Prehospital Delay, Precipitants of Admission, and Length of Stay in Patients With Exacerbation of Heart Failure.

Am J Crit Care

Jia-Rong Wu is an assistant professor, University of North Carolina at Chapel Hill, School of Nursing, Chapel Hill, North Carolina. Kyoung Suk Lee is an assistant professor, Chungnam National University, College of Nursing, Daejeon, South Korea. Rebecca D. Dekker is an assistant professor, J. Darlene Welsh is an associate professor, and Terry A. Lennie and Debra K. Moser are professors, University of Kentucky College of Nursing, Lexington, Kentucky. Eun Kyeung Song is an associate professor, University of Ulsan, College of Nursing, Department of Nursing, Ulsan, South Korea. Demetrius A. Abshire is an assistant professor, Washington State University, College of Nursing, Spokane, Washington.

Published: December 2016

Background: Factors that precipitate hospitalization for exacerbation of heart failure provide targets for intervention to prevent hospitalizations.
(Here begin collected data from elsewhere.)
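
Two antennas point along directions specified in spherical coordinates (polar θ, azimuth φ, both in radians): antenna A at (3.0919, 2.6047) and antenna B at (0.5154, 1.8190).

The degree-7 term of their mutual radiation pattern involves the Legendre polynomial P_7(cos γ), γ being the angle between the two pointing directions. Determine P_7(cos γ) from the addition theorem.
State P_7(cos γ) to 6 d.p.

0.394246

Summing Y*_{l m}(θ₁,φ₁)·Y_{l m}(θ₂,φ₂) over m ∈ [−7, 7]; prefactor 4π/(2·7+1) = 0.837758:
  [-7]  conj(Y_{7,-7})(Ω₁) = (0.000000, -0.000000) ; Y_{7,-7}(Ω₂) = (0.003485, -0.000586) ; Δ = (0.000000, -0.000000)
  [-6]  conj(Y_{7,-6})(Ω₁) = (0.000000, -0.000000) ; Y_{7,-6}(Ω₂) = (-0.001902, 0.023262) ; Δ = (-0.000000, 0.000000)
  [-5]  conj(Y_{7,-5})(Ω₁) = (0.000001, 0.000001) ; Y_{7,-5}(Ω₂) = (-0.089287, -0.030561) ; Δ = (-0.000000, -0.000000)
  [-4]  conj(Y_{7,-4})(Ω₁) = (0.000024, 0.000037) ; Y_{7,-4}(Ω₂) = (0.140860, -0.215947) ; Δ = (0.000011, 0.000000)
  [-3]  conj(Y_{7,-3})(Ω₁) = (0.000043, 0.001077) ; Y_{7,-3}(Ω₂) = (0.314151, 0.340883) ; Δ = (-0.000353, 0.000353)
  [-2]  conj(Y_{7,-2})(Ω₁) = (-0.008744, 0.016121) ; Y_{7,-2}(Ω₂) = (-0.397901, 0.215522) ; Δ = (0.000005, -0.008299)
  [-1]  conj(Y_{7,-1})(Ω₁) = (-0.171595, 0.102135) ; Y_{7,-1}(Ω₂) = (0.002759, 0.010886) ; Δ = (-0.001585, -0.001586)
  [+0]  conj(Y_{7,0})(Ω₁) = (-1.055099, -0.000000) ; Y_{7,0}(Ω₂) = (-0.449665, 0.000000) ; Δ = (0.474441, 0.000000)
  [+1]  conj(Y_{7,1})(Ω₁) = (0.171595, 0.102135) ; Y_{7,1}(Ω₂) = (-0.002759, 0.010886) ; Δ = (-0.001585, 0.001586)
  [+2]  conj(Y_{7,2})(Ω₁) = (-0.008744, -0.016121) ; Y_{7,2}(Ω₂) = (-0.397901, -0.215522) ; Δ = (0.000005, 0.008299)
  [+3]  conj(Y_{7,3})(Ω₁) = (-0.000043, 0.001077) ; Y_{7,3}(Ω₂) = (-0.314151, 0.340883) ; Δ = (-0.000353, -0.000353)
  [+4]  conj(Y_{7,4})(Ω₁) = (0.000024, -0.000037) ; Y_{7,4}(Ω₂) = (0.140860, 0.215947) ; Δ = (0.000011, -0.000000)
  [+5]  conj(Y_{7,5})(Ω₁) = (-0.000001, 0.000001) ; Y_{7,5}(Ω₂) = (0.089287, -0.030561) ; Δ = (-0.000000, 0.000000)
  [+6]  conj(Y_{7,6})(Ω₁) = (0.000000, 0.000000) ; Y_{7,6}(Ω₂) = (-0.001902, -0.023262) ; Δ = (-0.000000, -0.000000)
  [+7]  conj(Y_{7,7})(Ω₁) = (-0.000000, -0.000000) ; Y_{7,7}(Ω₂) = (-0.003485, -0.000586) ; Δ = (0.000000, 0.000000)
Σ over m = (0.470597, -0.000000); ×(4π/15) → (0.394246, -0.000000). Real part: 0.394246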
Objectives: To describe demographic, clinical, behavioral, and psychosocial factors that precipitate admission for exacerbation of heart failure and assess the relationships between precipitating factors and delay before hospitalization, and between delay time and length of hospital stay.

Methods: All admissions in 12 full months to a tertiary medical center were reviewed if the patient had a discharge code related to heart failure. Data on confirmed admissions for exacerbation of heart failure were included in the study. Electronic and paper medical records were reviewed to identify how long it took patients to seek care after they became aware of signs and symptoms, factors that precipitated exacerbation, and discharge details.

Results: Exacerbation of heart failure was confirmed in 482 patients. Dyspnea was the most common symptom (92.5% of patients), and 20.3% of patients waited until they were severely dyspneic before seeking treatment. The most common precipitating factor was poor medication adherence. Delay times from symptom awareness to seeking treatment were shorter in patients who had a recent change in medicine for heart failure, renal failure, or poor medication adherence and longer in patients with depressive symptoms and hypertension.

Conclusions: Depressive symptoms, recent change in heart failure medicine, renal failure, poor medication adherence, and hypertension are risk factors for hospitalizations for exacerbation of heart failure.